Apparently yes, and they tend to be large companies that are used to getting extended credit terms from traditional media companies (think Procter & Gamble putting the screws to CBS, or some such). At least that's the explanation from analysts and Google's management. Sounds credible enough. But I'll throw out another theory, as yet untested.
The search advertising market is getting awfully competitive, what with Microsoft, Time Warner, News Corp., and everyone else vying against Google and Yahoo. Seems to me that big advertisers should be able to play these companies off each other and demand all kinds of special treatment. The first law of finance is that a dollar in hand today is worth more than a dollar in hand tomorrow. In business, power relationships are often defined by who's slowest to pay and who's fastest to collect. As Google and Yahoo start doing business with more powerful advertisers, it makes sense that collection times will lengthen.

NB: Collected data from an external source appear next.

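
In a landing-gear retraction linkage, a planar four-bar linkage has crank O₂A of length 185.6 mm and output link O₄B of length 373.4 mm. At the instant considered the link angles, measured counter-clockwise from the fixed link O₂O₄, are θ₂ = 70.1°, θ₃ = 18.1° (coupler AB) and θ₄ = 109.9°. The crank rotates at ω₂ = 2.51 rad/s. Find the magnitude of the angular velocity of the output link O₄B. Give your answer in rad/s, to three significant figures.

0.984

ω₂ = 2.51 rad/s
Differentiating the loop-closure r₂e^{iθ₂}+r₃e^{iθ₃}=r₁+r₄e^{iθ₄} gives r₂ω₂e^{iθ₂}+r₃ω₃e^{iθ₃}=r₄ω₄e^{iθ₄}.
Eliminating the other unknown: ω₄ = r₂ω₂ sin(θ₂−θ₃) / [r₄ sin(θ₄−θ₃)].
Numerator sine = +0.78801; denominator sine = +0.99951.
Result = 0.1856·2.51·(+0.78801) / (0.3734·(+0.99951)) = +0.98361 rad/s; magnitude 0.98361 rad/s.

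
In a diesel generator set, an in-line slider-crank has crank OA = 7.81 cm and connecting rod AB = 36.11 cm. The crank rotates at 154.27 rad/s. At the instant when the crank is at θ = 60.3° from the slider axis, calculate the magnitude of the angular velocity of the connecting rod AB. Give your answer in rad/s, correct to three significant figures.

ω = 154.3 rad/s
The rod makes angle φ with the slider axis where L sinφ = r sinθ; differentiating, L cosφ·φ̇ = r ω cosθ.
L cosφ = √(L² − r² sin²θ) = 0.35467 m.
|ω_rod| = r ω |cosθ| / √(L² − r² sin²θ) = 0.0781·154.3·0.49546/0.35467 = 16.831 rad/s.

16.8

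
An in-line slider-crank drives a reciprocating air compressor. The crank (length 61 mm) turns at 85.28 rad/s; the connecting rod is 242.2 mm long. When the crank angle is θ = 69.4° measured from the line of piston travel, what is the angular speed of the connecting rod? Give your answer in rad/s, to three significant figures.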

The question is how much. JPMorgan's Khan says he wouldn't worry unless quarterly DSO rose above 70 days (last quarter, it was 31 days at Google and 43 days at Yahoo) or jumped 15% or more in one quarter. But if everyone's myopically focused on EPS, DSO could inch up every quarter indefinitely. In addition to EPS growth, one factor by which management teams should be judged is how many days they can keep cash inside the company, where it can earn interest, fund expansion plans, or even pay dividends (what a concept!). EPS growth is like sex appeal--it works wonders when you're young, but you can't rely on it as you age. Disciplined cash-flow management, on the other hand, is like a good education--if you get it while you're young, it keeps paying off throughout life.
UPDATE 2/1/06: Google reported yesterday that DSO ticked up two more days during the fourth quarter of 2005. Management recited the same boilerplate explation verbatim as last quarter.... On an unrelated note, can anyone explain what benefit Google gets from estimating its tax expense annually rather than quarterly? And why did the company not see earlier that the year-end "true up" of its tax provision would have a diproportionate impact on the fourth quarter? Comments, please.